A few months ago we completed our runs for the Top500 list. For those of you not familiar with this bi-annual benchmark, the Top500 list represents the 500 most powerful computers in the world. It is the supercomputing supergeek superlist. We completed runs with the National Center for Supercomputing Application (NCSA) and with Umea University. The problem is that even though we did the runs months ago we weren’t allowed to discuss the results until this week, the week of the International Supercomputing Conference in Dresden, Germany. We had to keep it a secret. Ugh.
The NCSA cluster is amazing. 1200 nodes, each with 8 cores, creating a 9600 core cluster. NCSA installed Beta 1 of Windows HPC Server 2008 and ran the benchmark. The results were outstanding: 68.5 teraflops and 77.7% efficiency. Using our beta software NCSA beat their November score by over 10%. This is the fastest Windows cluster to date. Check out the customer video and case study.

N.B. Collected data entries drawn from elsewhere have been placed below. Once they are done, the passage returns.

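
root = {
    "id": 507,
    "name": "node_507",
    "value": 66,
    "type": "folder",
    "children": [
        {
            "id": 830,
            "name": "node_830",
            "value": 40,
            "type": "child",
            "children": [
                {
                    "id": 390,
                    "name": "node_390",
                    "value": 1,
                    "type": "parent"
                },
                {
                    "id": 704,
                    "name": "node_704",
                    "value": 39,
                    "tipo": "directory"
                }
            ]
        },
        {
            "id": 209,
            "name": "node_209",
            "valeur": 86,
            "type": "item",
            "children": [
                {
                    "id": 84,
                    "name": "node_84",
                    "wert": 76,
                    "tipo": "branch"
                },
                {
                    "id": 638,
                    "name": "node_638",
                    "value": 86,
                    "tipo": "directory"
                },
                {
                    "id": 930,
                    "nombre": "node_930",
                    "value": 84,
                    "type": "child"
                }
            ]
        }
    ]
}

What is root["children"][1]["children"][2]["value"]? 84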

The Umea University cluster, “Akka”, is located in northern Sweden. This system was also running Beta 1 and hit 46 teraflops on 5,376 cores with a VERY impressive 85.5% efficiency score. This is the BEST efficiency score for an x86 architecture cluster on the Top 500 list. Umea University will run the new supercomputer at its facility known as “HPC2N”. The university’s cluster employs 672 IBM blade servers, and also marks the first time that Windows HPC Server 2008 has been run publicly on IBM hardware. 
So, the benchmarking numbers are looking pretty good, and those benchmarks were with our first beta. We shipped our second beta last month and we’re shipping our first release candidate at the end of this month.
How did we do so well on the benchmarks? We’ve made big improvements in the Microsoft MPI stack. MPI (Message Passing Interface) is used for tightly coupled communications between servers running in parallel. The biggest improvements were in what are called shared memory interfaces, that is, the interfaces used for communication between processor cores on the same system. Our MPI stack is based on Argonne National Lab’s MPI stack called MPICH2. We will contribute our changes back to Argonne for inclusion in the open source version of MPICH2. These are some of the largest contributions to the open source community by Microsoft. Yep, open source and Microsoft.
Network Direct, our new RDMA (Remote Direct Memory Access) networking stack was another area of improvement. We collaborated with partners like Mellanox, NetEffect, and Myricom to build a very efficient RDMA stack. Improvements in MPI and Network Direct contributed hugely to our great score.
Very impressive benchmark results for a product that’s not even released to manufacturing yet and the benchmark scores were a very hard secret to keep.  The release candidate of Windows HPC Server 2008 will be available for customers to download the last week of June.
Ryan Waite,
Group Program Manager on the HPC Dev Team